Kansas Lawmakers Debate Healthcare Access Expansion
In Kansas, there’s a heated discussion among lawmakers about expanding healthcare access through the Federal 340B Drug Pricing Program. If Senate Bill 284 moves forward, it could potentially empower large hospital chains at the expense of consumer choice. This change would exacerbate existing challenges within the program, such as accountability issues, rising costs, and market concentration, ultimately not benefitting the patients it was designed to support.
The 340B program, initiated in 1992, aimed to assist safety-net providers catering to uninsured and low-income patients by mandating drug companies to sell medications at significant discounts. Today, it stands as the second largest prescription drug purchasing program in the U.S., behind Medicare Part D, with an estimated cost of $66.3 billion in 2023.
As stated, “The 340B program is no longer achieving its stated objectives. This increases industry consolidation, drives up costs, and reduces access to care, especially in rural areas.”

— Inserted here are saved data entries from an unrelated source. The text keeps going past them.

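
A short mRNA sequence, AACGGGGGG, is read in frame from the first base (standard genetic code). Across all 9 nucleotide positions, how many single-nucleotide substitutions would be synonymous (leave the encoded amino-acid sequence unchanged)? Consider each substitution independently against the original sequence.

Codon 1 (AAC, Asn): 1 synonymous substitution.
Codon 2 (GGG, Gly): 3 synonymous substitutions.
Codon 3 (GGG, Gly): 3 synonymous substitutions.
Total: 1 + 3 + 3 = 7.

7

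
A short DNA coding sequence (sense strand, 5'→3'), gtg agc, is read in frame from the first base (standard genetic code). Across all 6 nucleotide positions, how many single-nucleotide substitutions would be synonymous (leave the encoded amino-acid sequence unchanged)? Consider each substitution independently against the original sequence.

4

Codon 1 (GTG, Val): 3 synonymous substitutions.
Codon 2 (AGC, Ser): 1 synonymous substitution.
Total: 3 + 1 = 4.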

Senate Bill 284 could worsen the situation. This legislation proposes to prohibit drug manufacturers from denying access to specific medications, diminish transparency, and hinder innovation. It raises concerns about hospitals potentially exploiting the program, rather than addressing the underlying issues that inflate costs for Kansans, small businesses, and local healthcare providers.
The Illusion of 340B’s Benefits
Many believe that large health systems utilize the 340B advantages to bolster local hospitals, but that’s not quite the case. As the program has expanded, many rural hospitals have shuttered, adversely affecting communities. The law’s original intent—to fund drug purchases for clinics serving those in need—has been largely abandoned.
What began as a temporary safety net for at-risk populations has morphed into a lucrative revenue source for larger hospital systems. Nowadays, many 340B participants are affluent urban hospitals, cancer treatment centers, and institutions that provide limited charity care. When hospitals acquire outpatient clinics, they can claim eligibility for 340B regardless of the patient demographic, effectively charging full price to insurance companies while pocketing the difference from discounted drugs.
Multiple reports from federal agencies like the Government Accountability Office and the Office of the Inspector General highlight a lack of oversight regarding the program. Hospitals aren’t required to disclose how they utilize the substantial $340 billion in revenue or whether these savings benefit patients.
Wealth Disparity in Healthcare
Hospitals can buy medications at discounted rates, then charge significantly higher prices, keeping the profits to fund expansion instead of passing savings to patients. This reality fosters a trend of hospital integration nationwide, making it difficult for smaller, more efficient clinics to survive. They’re often compelled to sell to larger entities that enjoy heavy subsidies.
This trend spans hundreds of instances nationwide, inflating the overall spending by $340 billion, diverting essential resources from the low-income patients the program ultimately aimed to support. Since the accelerated abuse of the 340B program began in 2014, post-Affordable Care Act, nonprofit hospitals have engaged in aggressive acquisitions, raising prices and pushing independent providers out of the market.
Additionally, each participating hospital has the option to partner with numerous retail pharmacies, creating an expansive network that benefits from 340 billion yen in discounts while leaving needy patients behind. This reality leads to what’s referred to as “mission creep,” where programs originally established with altruism have turned into profit centers for a multibillion-dollar industry.
Instead of reducing costs, the 340B program introduces concealed subsidies that enrich institutions while obscuring healthcare prices. Adding to these concerns, some hospitals are utilizing the profits to fund abortion and gender transition services, navigating around the limits on federal funding for such procedures imposed by the Hyde Amendment.
Beyond Mere Preservation
Clearly, the 340B program has strayed from its original mission. It fuels industry consolidation, heightens costs, and hampers access to care, particularly in less accessible areas. Extending the program in Kansas could entrench a flawed system, plunging the state deeper into a cycle that serves hospitals over taxpayers.
Efforts are underway at the federal level, with Congress and the previous administration looking to reform 340B and Medicare to diminish waste and corruption. Kansas lawmakers would do well to follow suit. Instead of providing another boon to large hospital systems, the focus should be on reinstating accountability, fostering competition, and enhancing transparency to ensure healthcare prioritizes patients, not institutions.